The strange and captivating narrative of that album and it’s seemingly lost/dead creator turned into the heartbeat of one of the best, most moving music documentaries ever made, the Oscar award winning Searching for Sugar Man.
In what now seems a modus operandi for the label, they’ve unearthed another perplexing gem by a mystery man who it turns out, unlike Sixto Rodriguez, is truly, truly lost in the ether.
A mysterious figure who looks like a late 70s Soap Opera star, singer/songwriter Randall Wulff released an album under the name Lewis.
Lewis’ private press record “L’Amour”, was found in a flea market in Edmonton, Alberta and then again in a Calgary record store by friends of the label.

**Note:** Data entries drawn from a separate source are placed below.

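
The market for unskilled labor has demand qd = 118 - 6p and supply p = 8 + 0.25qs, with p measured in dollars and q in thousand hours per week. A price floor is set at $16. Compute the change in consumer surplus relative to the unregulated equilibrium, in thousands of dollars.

-25

Rearranging supply gives qs = 4p - 32. In a free market, 118 - 6p = 4p - 32 gives the equilibrium p* = 15, q* = 28.
The floor of 16 is above the equilibrium price 15, so it binds.
At p = 16: qd = 118 - 6·16 = 22 and qs = 4·16 - 32 = 32.
Consumer surplus without the control is ½ · (59/3 - 15) · 28 = 196/3.
With the floor, consumers buy 22 units at 16, so CS = ½ · (59/3 - 16) · 22 = 121/3.
Change in consumer surplus = 121/3 - 196/3 = -25.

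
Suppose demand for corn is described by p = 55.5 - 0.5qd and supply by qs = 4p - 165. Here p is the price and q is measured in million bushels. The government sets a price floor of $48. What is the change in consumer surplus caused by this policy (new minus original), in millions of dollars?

Rearranging demand gives qd = 111 - 2p. Without the control the market clears where 111 - 2p = 4p - 165, i.e. p* = 46 and q* = 19.
The floor of 48 is above the equilibrium price 46, so it binds.
At p = 48: qd = 111 - 2·48 = 15 and qs = 4·48 - 165 = 27.
Consumer surplus without the control is ½ · (55.5 - 46) · 19 = 90.25.
With the floor, consumers buy 15 units at 48, so CS = ½ · (55.5 - 48) · 15 = 56.25.
Change in consumer surplus = 56.25 - 90.25 = -34.

-34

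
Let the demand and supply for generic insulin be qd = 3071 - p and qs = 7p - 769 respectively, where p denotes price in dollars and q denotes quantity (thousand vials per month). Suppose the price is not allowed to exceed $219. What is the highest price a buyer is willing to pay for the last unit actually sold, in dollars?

Without the control the market clears where 3071 - p = 7p - 769, i.e. p* = 480 and q* = 2591.
Because the ceiling (219) lies below the market-clearing price, it is binding.
At p = 219: qd = 3071 - 219 = 2852 and qs = 7·219 - 769 = 764.
Only 764 units reach the market. On the demand curve, the marginal buyer's willingness to pay at q = 764 is (3071 - 764) = 2307.

2307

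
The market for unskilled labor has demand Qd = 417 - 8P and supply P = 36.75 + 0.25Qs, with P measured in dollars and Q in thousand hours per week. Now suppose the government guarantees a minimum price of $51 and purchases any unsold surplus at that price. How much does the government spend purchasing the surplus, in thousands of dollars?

Rearranging supply gives Qs = 4P - 147. Setting quantity demanded equal to quantity supplied, 417 - 8P = 4P - 147, gives P* = 47 and Q* = 41.
Since 51 > 47, the floor is binding.
At P = 51: Qd = 417 - 8·51 = 9 and Qs = 4·51 - 147 = 57.
Surplus = Qs - Qd = 48.
Government expenditure = surplus × support price = 48 × 51 = 2448.

2448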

The album with it’s somewhat cheesy black and white photo of a shirtless, blond highlighted actor with slightly beatific blue eyes initially promises laughs but disarms with actual heartbreaking sincerity.

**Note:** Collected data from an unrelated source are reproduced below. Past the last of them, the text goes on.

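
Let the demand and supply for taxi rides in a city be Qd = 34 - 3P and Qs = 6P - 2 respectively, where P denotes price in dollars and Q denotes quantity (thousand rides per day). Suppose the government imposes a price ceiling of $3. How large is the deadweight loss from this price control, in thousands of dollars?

9

In a free market, 34 - 3P = 6P - 2 gives the equilibrium P* = 4, Q* = 22.
Since 3 < 4, the ceiling is binding.
At P = 3: Qd = 34 - 3·3 = 25 and Qs = 6·3 - 2 = 16.
Quantity traded falls to 16. At Q = 16 the demand price is (34 - 16)/3 = 6 and the supply price is (2 + 16)/6 = 3.
Deadweight loss = ½ · (6 - 3) · (22 - 16) = ½ · 3 · 6 = 9.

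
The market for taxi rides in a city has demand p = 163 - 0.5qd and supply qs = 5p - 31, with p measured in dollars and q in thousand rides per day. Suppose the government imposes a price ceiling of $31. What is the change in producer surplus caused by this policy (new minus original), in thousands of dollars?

Rearranging demand gives qd = 326 - 2p. In a free market, 326 - 2p = 5p - 31 gives the equilibrium p* = 51, q* = 224.
Because the ceiling (31) lies below the market-clearing price, it is binding.
At p = 31: qd = 326 - 2·31 = 264 and qs = 5·31 - 31 = 124.
Producer surplus without the control is ½ · (51 - 6.2) · 224 = 5017.6.
With the ceiling, producers sell 124 units at 31, so PS = ½ · (31 - 6.2) · 124 = 1537.6.
Change in producer surplus = 1537.6 - 5017.6 = -3480.

-3480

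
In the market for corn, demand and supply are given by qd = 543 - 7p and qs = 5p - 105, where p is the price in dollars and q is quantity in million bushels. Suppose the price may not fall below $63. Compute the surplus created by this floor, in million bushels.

108

Equilibrium: 543 - 7p = 5p - 105, so 648 = 12p and p* = 54, q* = 165.
Since 63 > 54, the floor is binding.
At p = 63: qd = 543 - 7·63 = 102 and qs = 5·63 - 105 = 210.
Surplus = qs - qd = 210 - 102 = 108.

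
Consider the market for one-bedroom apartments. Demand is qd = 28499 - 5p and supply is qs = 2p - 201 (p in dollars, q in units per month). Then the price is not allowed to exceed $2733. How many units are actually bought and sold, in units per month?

5265

In a free market, 28499 - 5p = 2p - 201 gives the equilibrium p* = 4100, q* = 7999.
Since 2733 < 4100, the ceiling is binding.
At p = 2733: qd = 28499 - 5·2733 = 14834 and qs = 2·2733 - 201 = 5265.
The quantity actually transacted is the short side, supply: 5265.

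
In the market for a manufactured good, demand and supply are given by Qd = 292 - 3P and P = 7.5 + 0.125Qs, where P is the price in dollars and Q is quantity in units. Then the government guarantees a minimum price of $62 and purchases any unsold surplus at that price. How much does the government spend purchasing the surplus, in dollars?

Rearranging supply gives Qs = 8P - 60. In a free market, 292 - 3P = 8P - 60 gives the equilibrium P* = 32, Q* = 196.
Since 62 > 32, the floor is binding.
At P = 62: Qd = 292 - 3·62 = 106 and Qs = 8·62 - 60 = 436.
Surplus = Qs - Qd = 330.
Government expenditure = surplus × support price = 330 × 62 = 20460.

20460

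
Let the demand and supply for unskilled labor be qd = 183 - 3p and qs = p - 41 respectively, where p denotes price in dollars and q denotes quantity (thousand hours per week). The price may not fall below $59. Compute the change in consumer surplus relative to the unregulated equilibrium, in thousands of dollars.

Without the control the market clears where 183 - 3p = p - 41, i.e. p* = 56 and q* = 15.
The floor of 59 is above the equilibrium price 56, so it binds.
At p = 59: qd = 183 - 3·59 = 6 and qs = 59 - 41 = 18.
Consumer surplus without the control is ½ · (61 - 56) · 15 = 37.5.
With the floor, consumers buy 6 units at 59, so CS = ½ · (61 - 59) · 6 = 6.
Change in consumer surplus = 6 - 37.5 = -31.5.

-31.5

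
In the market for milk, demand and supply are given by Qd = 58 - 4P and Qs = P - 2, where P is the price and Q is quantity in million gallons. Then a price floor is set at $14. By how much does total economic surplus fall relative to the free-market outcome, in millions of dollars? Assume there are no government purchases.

Equilibrium: 58 - 4P = P - 2, so 60 = 5P and P* = 12, Q* = 10.
Because the floor (14) lies above the market-clearing price, it is binding.
At P = 14: Qd = 58 - 4·14 = 2 and Qs = 14 - 2 = 12.
Quantity traded falls to 2. At Q = 2 the demand price is (58 - 2)/4 = 14 and the supply price is 2 + 2 = 4.
Deadweight loss = ½ · (14 - 4) · (10 - 2) = ½ · 10 · 8 = 40.

40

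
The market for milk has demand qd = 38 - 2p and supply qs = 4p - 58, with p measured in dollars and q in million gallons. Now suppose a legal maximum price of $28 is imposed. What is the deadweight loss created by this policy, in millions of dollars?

Without the control the market clears where 38 - 2p = 4p - 58, i.e. p* = 16 and q* = 6.
The ceiling of 28 is above the equilibrium price 16, so it is not binding; the market clears at p* = 16, q* = 6.
Since the control does not bind, no trades are prevented and deadweight loss is zero.

0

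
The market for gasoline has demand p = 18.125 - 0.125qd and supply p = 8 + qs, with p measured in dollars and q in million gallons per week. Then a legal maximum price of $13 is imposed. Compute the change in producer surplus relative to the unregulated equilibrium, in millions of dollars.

-28

Rearranging demand gives qd = 145 - 8p; rearranging supply gives qs = p - 8. In a free market, 145 - 8p = p - 8 gives the equilibrium p* = 17, q* = 9.
Because the ceiling (13) lies below the market-clearing price, it is binding.
At p = 13: qd = 145 - 8·13 = 41 and qs = 13 - 8 = 5.
Producer surplus without the control is ½ · (17 - 8) · 9 = 40.5.
With the ceiling, producers sell 5 units at 13, so PS = ½ · (13 - 8) · 5 = 12.5.
Change in producer surplus = 12.5 - 40.5 = -28.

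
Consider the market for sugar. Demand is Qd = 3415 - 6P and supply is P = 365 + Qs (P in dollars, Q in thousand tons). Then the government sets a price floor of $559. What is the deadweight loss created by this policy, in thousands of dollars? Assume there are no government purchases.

7581

Rearranging supply gives Qs = P - 365. In a free market, 3415 - 6P = P - 365 gives the equilibrium P* = 540, Q* = 175.
Since 559 > 540, the floor is binding.
At P = 559: Qd = 3415 - 6·559 = 61 and Qs = 559 - 365 = 194.
Quantity traded falls to 61. At Q = 61 the demand price is (3415 - 61)/6 = 559 and the supply price is 365 + 61 = 426.
Deadweight loss = ½ · (559 - 426) · (175 - 61) = ½ · 133 · 114 = 7581.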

When filtered through the narrative of a sometime con artist who came to LA, and ran up substantial debts staying in fancy hotels, driving cool convertible cars, and dedicating tracks to supermodels…the album is the portrait of a pretender wrestling with his remorse and longing.
From beginning to end, the album is chock a block torch songs that whisper and quiver with soulful sadness that tell as much of the story as the lyrics and the limited puzzle pieces of Randall Wulff’s life in LA.

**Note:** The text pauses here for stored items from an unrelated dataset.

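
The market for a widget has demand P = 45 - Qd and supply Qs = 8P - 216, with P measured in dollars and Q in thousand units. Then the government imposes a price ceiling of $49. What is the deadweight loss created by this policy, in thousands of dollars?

Rearranging demand gives Qd = 45 - P. Equilibrium: 45 - P = 8P - 216, so 261 = 9P and P* = 29, Q* = 16.
Since 49 is above P* = 29, the ceiling does not bind and the free-market outcome prevails.
Since the control does not bind, no trades are prevented and deadweight loss is zero.

0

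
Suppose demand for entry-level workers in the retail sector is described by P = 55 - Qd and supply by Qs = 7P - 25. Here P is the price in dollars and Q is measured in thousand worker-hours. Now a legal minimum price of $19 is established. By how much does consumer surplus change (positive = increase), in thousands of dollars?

Rearranging demand gives Qd = 55 - P. Setting quantity demanded equal to quantity supplied, 55 - P = 7P - 25, gives P* = 10 and Q* = 45.
The floor of 19 is above the equilibrium price 10, so it binds.
At P = 19: Qd = 55 - 19 = 36 and Qs = 7·19 - 25 = 108.
Consumer surplus without the control is ½ · (55 - 10) · 45 = 1012.5.
With the floor, consumers buy 36 units at 19, so CS = ½ · (55 - 19) · 36 = 648.
Change in consumer surplus = 648 - 1012.5 = -364.5.

-364.5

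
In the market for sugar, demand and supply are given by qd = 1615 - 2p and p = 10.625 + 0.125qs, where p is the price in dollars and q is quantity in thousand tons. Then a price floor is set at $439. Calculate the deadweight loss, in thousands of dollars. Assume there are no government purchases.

90451.25

Rearranging supply gives qs = 8p - 85. Setting quantity demanded equal to quantity supplied, 1615 - 2p = 8p - 85, gives p* = 170 and q* = 1275.
Because the floor (439) lies above the market-clearing price, it is binding.
At p = 439: qd = 1615 - 2·439 = 737 and qs = 8·439 - 85 = 3427.
Quantity traded falls to 737. At q = 737 the demand price is (1615 - 737)/2 = 439 and the supply price is (85 + 737)/8 = 102.75.
Deadweight loss = ½ · (439 - 102.75) · (1275 - 737) = ½ · 336.25 · 538 = 90451.25.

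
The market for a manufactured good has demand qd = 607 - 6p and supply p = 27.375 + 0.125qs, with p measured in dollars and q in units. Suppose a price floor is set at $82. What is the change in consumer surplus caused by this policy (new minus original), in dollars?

Rearranging supply gives qs = 8p - 219. Setting quantity demanded equal to quantity supplied, 607 - 6p = 8p - 219, gives p* = 59 and q* = 253.
The floor of 82 is above the equilibrium price 59, so it binds.
At p = 82: qd = 607 - 6·82 = 115 and qs = 8·82 - 219 = 437.
Consumer surplus without the control is ½ · (607/6 - 59) · 253 = 64009/12.
With the floor, consumers buy 115 units at 82, so CS = ½ · (607/6 - 82) · 115 = 13225/12.
Change in consumer surplus = 13225/12 - 64009/12 = -4232.

-4232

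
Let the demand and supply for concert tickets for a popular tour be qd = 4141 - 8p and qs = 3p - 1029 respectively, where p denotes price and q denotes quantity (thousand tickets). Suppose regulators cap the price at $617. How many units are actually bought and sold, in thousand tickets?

381

Without the control the market clears where 4141 - 8p = 3p - 1029, i.e. p* = 470 and q* = 381.
The ceiling of 617 is above the equilibrium price 470, so it is not binding; the market clears at p* = 470, q* = 381.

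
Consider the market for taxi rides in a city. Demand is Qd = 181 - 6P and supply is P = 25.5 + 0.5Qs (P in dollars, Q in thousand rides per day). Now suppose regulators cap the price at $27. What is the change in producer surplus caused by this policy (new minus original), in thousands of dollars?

Rearranging supply gives Qs = 2P - 51. Equilibrium: 181 - 6P = 2P - 51, so 232 = 8P and P* = 29, Q* = 7.
Since 27 < 29, the ceiling is binding.
At P = 27: Qd = 181 - 6·27 = 19 and Qs = 2·27 - 51 = 3.
Producer surplus without the control is ½ · (29 - 25.5) · 7 = 12.25.
With the ceiling, producers sell 3 units at 27, so PS = ½ · (27 - 25.5) · 3 = 2.25.
Change in producer surplus = 2.25 - 12.25 = -10.

-10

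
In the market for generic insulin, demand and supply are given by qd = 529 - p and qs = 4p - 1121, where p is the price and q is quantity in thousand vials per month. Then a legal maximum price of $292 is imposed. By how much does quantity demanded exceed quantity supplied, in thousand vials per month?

In a free market, 529 - p = 4p - 1121 gives the equilibrium p* = 330, q* = 199.
Because the ceiling (292) lies below the market-clearing price, it is binding.
At p = 292: qd = 529 - 292 = 237 and qs = 4·292 - 1121 = 47.
Shortage = qd - qs = 237 - 47 = 190.

190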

When trying to describe it, I told a friend it sounded like some “damaged indie Eric Carmen or Paul Williams” to which he replied “AOR Jandek” all of which come close but don’t quite fully encapsulate the feeling of “L’Amour”.
The smoky piano bar meets Vangelis synths in a reverby (no doubt low lit) Silver Lake studio vibes are hard to get a bead on. An excruciatingly naked window into the soul of a man, the album and it’s cover reveal everything and nothing at all.